Он послушался. Мать почти сразу уснула. Сын укутал её потеплее и долго стоял над нею; наконец, нагнулся, поцеловал её в обе щёки и вышел, не оборачиваясь.

Смерть ждала его за порогом комнаты.

— Добился своего? Доволен?

— Да, и благодарю тебя, учительница.

— Ты вновь ослушался меня.

— И готов за это заплатить.

— Не торопись.

Она помолчала.

— Так и быть. Я снова прощаю тебя. Но запомни: если ослушаешься в третий раз, пощады тебе не будет!

Сказала и пропала.

Мать проспала до вечера и проснулась совсем здоровой.

Прошло года два. Теперь и люди из заморских краёв нередко искали помощи у доктора Бартека. Мать беспокоилась, что в жизни у сына работы больше, чем радостей, и всё чаще подступалась к нему с уговорами:

— Жениться бы тебе надо да детишек завести — будет тебе отрада, а мне утешение в старости. Неужто не найдёшь девушки себе по сердцу? Ведь за тебя любая пойдёт.

Но Бартек всё отшучивался, только как-то невесело:

— Пойти-то, может, и пойдёт, да скоро пожалеет. Не выйдет из меня хорошего мужа: я и дома-то почти не бываю. Ты одна, матушка, способна меня терпеть.

Думал же он совсем иное: «Нельзя мне заводить семью — ведь надо мной всё равно что топор висит».

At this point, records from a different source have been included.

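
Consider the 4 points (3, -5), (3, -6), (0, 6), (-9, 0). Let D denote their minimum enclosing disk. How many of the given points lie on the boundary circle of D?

3

By Welzl's lemma the MEC is supported by two points (diametrically opposite) or three points (on a circumcircle).
The minimum enclosing circle is determined by three boundary points: (3, -6), (0, 6), (-9, 0).
Their circumcentre is (-27/14, -6/7) with r² = 9945/196.
The farthest remaining point (3, -5) is at distance² 8125/196 ≤ 9945/196.
The points at distance exactly r from the centre are (3, -6), (0, 6), (-9, 0) — 3 points.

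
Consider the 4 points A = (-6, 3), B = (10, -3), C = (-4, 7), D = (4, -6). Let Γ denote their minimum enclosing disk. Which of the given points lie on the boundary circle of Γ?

A, B, C

The minimum enclosing circle of a finite set is fixed by two of the points (as a diameter) or three (as a circumcircle).
The minimum enclosing circle is determined by three boundary points: A, B, C.
Their circumcentre is (47/19, 24/19) with r² = 27010/361.
The farthest remaining point D is at distance² 19885/361 ≤ 27010/361.
The points at distance exactly r from the centre are A, B, C — 3 points.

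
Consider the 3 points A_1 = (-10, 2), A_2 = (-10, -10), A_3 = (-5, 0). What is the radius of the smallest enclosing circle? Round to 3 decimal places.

Side lengths²: A_1A_2² = 144, A_1A_3² = 29, A_2A_3² = 125.
Since A_1A_2² = 144 < 125 + 29 = 154, the triangle is acute, so the smallest enclosing circle is the circumcircle.
Circumcentre = (-9.5, -4), r² = 36.25.
r = √(36.25) ≈ 6.021.

6.021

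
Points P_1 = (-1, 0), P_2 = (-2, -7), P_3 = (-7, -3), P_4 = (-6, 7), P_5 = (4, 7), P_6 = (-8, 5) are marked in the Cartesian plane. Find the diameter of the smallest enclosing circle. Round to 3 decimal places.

The minimum enclosing circle is determined by three boundary points: P_2, P_5, P_6.
Their circumcentre is (-15/13, 12/13) with r² = 10730/169.
The farthest remaining point P_4 is at distance² 10210/169 ≤ 10730/169.
Diameter = 2r = 2√(10730/169) ≈ 15.936.

15.936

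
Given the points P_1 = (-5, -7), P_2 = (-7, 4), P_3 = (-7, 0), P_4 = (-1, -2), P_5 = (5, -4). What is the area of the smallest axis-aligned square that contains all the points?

The bounding box has width 12 and height 11.
An axis-aligned square enclosing the set must have side ≥ max(width, height).
So the minimum side is max(12, 11) = 12.
Area = 12² = 144.

144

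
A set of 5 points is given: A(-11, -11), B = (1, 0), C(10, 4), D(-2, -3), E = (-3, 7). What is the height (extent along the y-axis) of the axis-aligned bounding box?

18

max y = 7, min y = -11, so height = 18.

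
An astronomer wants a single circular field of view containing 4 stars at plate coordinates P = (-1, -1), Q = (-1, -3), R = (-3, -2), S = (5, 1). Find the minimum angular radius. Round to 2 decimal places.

By Welzl's lemma the MEC is supported by two points (diametrically opposite) or three points (on a circumcircle).
The farthest pair is R–S with squared distance 73. The circle on this segment as diameter has centre (1, -0.5) and r² = 73/4 = 18.25.
Check P: distance² to centre = 4.25 ≤ 18.25, so it lies inside.
All remaining points lie in this disk, and no smaller disk contains both endpoints, so this is the minimum enclosing circle.
r = √(18.25) ≈ 4.27.

4.27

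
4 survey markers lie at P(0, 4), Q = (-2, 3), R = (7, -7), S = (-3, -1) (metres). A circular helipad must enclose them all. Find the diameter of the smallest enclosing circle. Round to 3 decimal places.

A smallest enclosing disk is always determined by at most three of the input points on its boundary.
The farthest pair is Q–R with squared distance 181. The circle on this segment as diameter has centre (2.5, -2) and r² = 181/4 = 45.25.
Check P: distance² to centre = 42.25 ≤ 45.25, so it lies inside.
All remaining points lie in this disk, and no smaller disk contains both endpoints, so this is the minimum enclosing circle.
Diameter = 2r = 2√(45.25) ≈ 13.454.

13.454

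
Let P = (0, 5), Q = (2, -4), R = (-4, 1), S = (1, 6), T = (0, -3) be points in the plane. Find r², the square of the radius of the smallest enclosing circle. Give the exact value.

6161/242

The minimum enclosing circle is determined by three boundary points: Q, R, S.
Their circumcentre is (23/22, 21/22) with r² = 6161/242.
The farthest remaining point P is at distance² 4225/242 ≤ 6161/242.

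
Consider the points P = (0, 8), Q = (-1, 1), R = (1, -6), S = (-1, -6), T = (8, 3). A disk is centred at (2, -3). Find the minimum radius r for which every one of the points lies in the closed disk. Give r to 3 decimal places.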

Судьба его решилась, когда страшная беда нависла над всей страной.

Началась война.

Что там не поделили правители и почему нельзя было уладить дело добром, нынче забылось за давностью лет. То ли соседский король припомнил старую обиду, то ли был недоволен новой пошлиной на свои товары, то ли просто решил прибрать к рукам кусок чужой земли. Короли — они всегда найдут, за что напасть на соседа, а этот все годы своего правления только и делал, что с кем-то воевал.

Вторглась в страну вражеская армия. И вот уже страшный дым поднимается над лесистыми склонами: горят разрушенные деревни. Где недавно осыпали цвет фруктовые сады, теперь летает пепел. Легко продвигается враг, оставляя за собой руины и трупы, а впереди него валом катится страх. Бегут жители, бросая и жильё, и скарб, и нет им защиты. А что же их король? Предупреждали его лазутчики, что надо ждать нападения, да он будто не слышал; вздумал устроить манёвры и отвёл от границы собственную армию. Пока опомнился, пока развернул её и двинул навстречу врагу — тьма народу погибла и три города пали. Куда было их гарнизонам устоять против целого войска!

Командовал вражьей армией генерал по прозванью Снамибог; никто и не помнил его настоящего имени. Прозванье же он заслужил тем, что перед штурмом всегда обращался к солдатам с такой речью: «С нами Бог! Возьмём город — всё будет ваше. Валяйте тогда, грабьте! А теперь вперёд! С нами Бог!»

И, захватив город, они грабили, и жгли, и убивали. А как же иначе, если выходило, что сам Бог им разрешает? Генерал и себя не забывал: полные возы награбленного добра домой отсылал, называл — трофеи.

Но в конце концов два войска сошлись близ того города, где жил доктор Бартек. Отсюда до столицы — день пешего хода.

Тяжко, страшно было в городе. Беженцы, добравшиеся сюда, рассказывали такое, что кровь стыла в жилах. Жители почти не показывались из домов. По горбатым улицам солдаты катили пушки.

Бартек не допускал до себя страх. Среди беженцев было много больных, и он днём и ночью занимался ими. Когда же стало известно, что скоро начнётся сражение, он забежал домой, забрал весь запас бинтов и корпии, обнял мать и сказал, что идёт в армейский лазарет: там он нужнее. С сухими глазами проводила его мать, боялась плачем накликать беду.